相変わらずの蓬髪に、端正な顔立ちに甘い笑みを浮かべた太宰さんが私の部屋のベッドに腰掛けていた。

「どうして……」

「『どうして』?それは私の台詞だよ」

太宰さんが立ち上がる。それを見た私は反射的に後退った。

「ようやく好きな子とのデートに漕ぎ着けたのに理由もわからず別れを告げられて、家を訪ねて行っても既に引っ越した後だった私の気持ちがわかるかい?」

逃げようと身を翻した身体を後ろから抱き締められる。

「探したよ。やっと見つけたんだ。もう逃がさない」

「やめて……離して……!」

「酷いことを言わないでくれ給え。私達は恋人同士じゃないか」

「ちが、違います!だって、もう」

「新しい職場の彼のことなら心配はいらないよ。ちゃんと私から説明しておいたからね」

愕然とした。この人は、どうしてこうも先回りをして私を追い詰めるのだろう。

「不幸な行き違いで離ればなれになってしまったけれど、もう大丈夫だよ。こうして、いま君は私の腕の中にいるのだから」

耳元で囁かれる内容はとても甘くて優しげなものなのに、猫に捕まった鼠のような気持ちだった。

「しかし、君には少しお仕置きが必要だね」

太宰さんが私を抱き上げる。
ベッドの上に降ろされ、逃げる間もなく太宰さんが覆い被さってくる。

「どれほど私が君を愛しているか知らずに他の男にうつつを抜かした君には」

太宰さんは笑っていたけど、その目は少しも笑っていなかった。そのことが私の背筋を冷たくさせる。

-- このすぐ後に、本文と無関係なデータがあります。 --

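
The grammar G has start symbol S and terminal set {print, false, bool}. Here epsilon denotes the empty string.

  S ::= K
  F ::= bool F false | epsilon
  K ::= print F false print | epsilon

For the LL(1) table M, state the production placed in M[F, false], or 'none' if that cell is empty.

F ::= epsilon

FIRST(F) = {epsilon, bool}
FIRST(K) = {epsilon, print}
FIRST(S) = {epsilon, print}  (via K)
FOLLOW(S) includes $ since S is the start symbol.
FOLLOW(F): in F::=bool F false, F is followed by false with FIRST {false}; in K::=print F false print, F is followed by false print with FIRST {false}. Thus FOLLOW(F) = {false}.
For F ::= bool F false: FIRST(bool F false) = {bool}, so it goes in M[F, t] for t ∈ {bool}.
For F ::= epsilon: FIRST(epsilon) = {epsilon}, so it goes in M[F, t] for t ∈ {}; since epsilon ∈ FIRST, also for every t ∈ FOLLOW(F) = {false}.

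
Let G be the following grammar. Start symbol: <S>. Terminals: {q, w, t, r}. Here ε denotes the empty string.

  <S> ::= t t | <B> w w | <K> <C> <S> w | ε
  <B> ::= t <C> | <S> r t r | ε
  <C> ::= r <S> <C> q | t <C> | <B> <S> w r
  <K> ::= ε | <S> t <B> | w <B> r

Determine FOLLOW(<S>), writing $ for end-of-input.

FIRST(<S>): from <S>::=t t we get {t}; from <S>::=<B> w w we get {r, t, w}; from <S>::=<K> <C> <S> w we get {r, t, w}; from <S>::=ε we get {ε}. So FIRST(<S>) = {ε, r, t, w}.
FIRST(<B>): from <B>::=t <C> we get {t}; from <B>::=<S> r t r we get {r, t, w}; from <B>::=ε we get {ε}. So FIRST(<B>) = {ε, r, t, w}.
FIRST(<K>): from <K>::=ε we get {ε}; from <K>::=<S> t <B> we get {r, t, w}; from <K>::=w <B> r we get {w}. So FIRST(<K>) = {ε, r, t, w}.
FIRST(<C>): from <C>::=r <S> <C> q we get {r}; from <C>::=t <C> we get {t}; from <C>::=<B> <S> w r we get {r, t, w}. So FIRST(<C>) = {r, t, w}.
FOLLOW(<S>) includes $ since <S> is the start symbol.
FOLLOW(<S>): in <S>::=<K> <C> <S> w, <S> is followed by w with FIRST {w}; in <B>::=<S> r t r, <S> is followed by r t r with FIRST {r}; in <C>::=r <S> <C> q, <S> is followed by <C> q with FIRST {r, t, w}; in <C>::=<B> <S> w r, <S> is followed by w r with FIRST {w}; in <K>::=<S> t <B>, <S> is followed by t <B> with FIRST {t}. Thus FOLLOW(<S>) = {$, r, t, w}.
FOLLOW(<K>): in <S>::=<K> <C> <S> w, <K> is followed by <C> <S> w with FIRST {r, t, w}. Thus FOLLOW(<K>) = {r, t, w}.
FOLLOW(<B>): in <S>::=<B> w w, <B> is followed by w w with FIRST {w}; in <C>::=<B> <S> w r, <B> is followed by <S> w r with FIRST {r, t, w}; in <K>::=<S> t <B>, the suffix after <B> is empty, so FOLLOW(<B>) ⊇ FOLLOW(<K>) = {r, t, w}; in <K>::=w <B> r, <B> is followed by r with FIRST {r}. Thus FOLLOW(<B>) = {r, t, w}.
FOLLOW(<C>): in <S>::=<K> <C> <S> w, <C> is followed by <S> w with FIRST {r, t, w}; in <B>::=t <C>, the suffix after <C> is empty, so FOLLOW(<C>) ⊇ FOLLOW(<B>) = {r, t, w}; in <C>::=r <S> <C> q, <C> is followed by q with FIRST {q}; in <C>::=t <C>, the suffix after <C> is empty (adds nothing new). Thus FOLLOW(<C>) = {q, r, t, w}.

{$, r, t, w}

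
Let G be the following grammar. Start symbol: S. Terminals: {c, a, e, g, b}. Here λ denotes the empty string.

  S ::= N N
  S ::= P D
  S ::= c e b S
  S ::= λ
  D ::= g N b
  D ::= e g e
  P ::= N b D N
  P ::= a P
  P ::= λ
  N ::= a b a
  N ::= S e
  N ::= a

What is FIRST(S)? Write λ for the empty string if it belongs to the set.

{λ, a, c, e, g}

FIRST(D): from D::=g N b we get {g}; from D::=e g e we get {e}. So FIRST(D) = {e, g}.
FIRST(S): from S::=N N we get {a, c, e, g}; from S::=P D we get {a, c, e, g}; from S::=c e b S we get {c}; from S::=λ we get {λ}. So FIRST(S) = {λ, a, c, e, g}.
FIRST(N): from N::=a b a we get {a}; from N::=S e we get {a, c, e, g}; from N::=a we get {a}. So FIRST(N) = {a, c, e, g}.
FIRST(P): from P::=N b D N we get {a, c, e, g}; from P::=a P we get {a}; from P::=λ we get {λ}. So FIRST(P) = {λ, a, c, e, g}.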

「大丈夫。ちゃんと君にもわかるように言い聞かせてあげよう。多少手荒になるかもしれないけれど、覚悟してくれ給え」

「だ、太宰さ、」

「しー。静かに。まずはその唇を塞ごうか」

先ほどの考えは間違いではなかった。確かに私は鼠だったようだ。
これからいたぶられるのがわかっていて震えるしか出来ない鼠だ。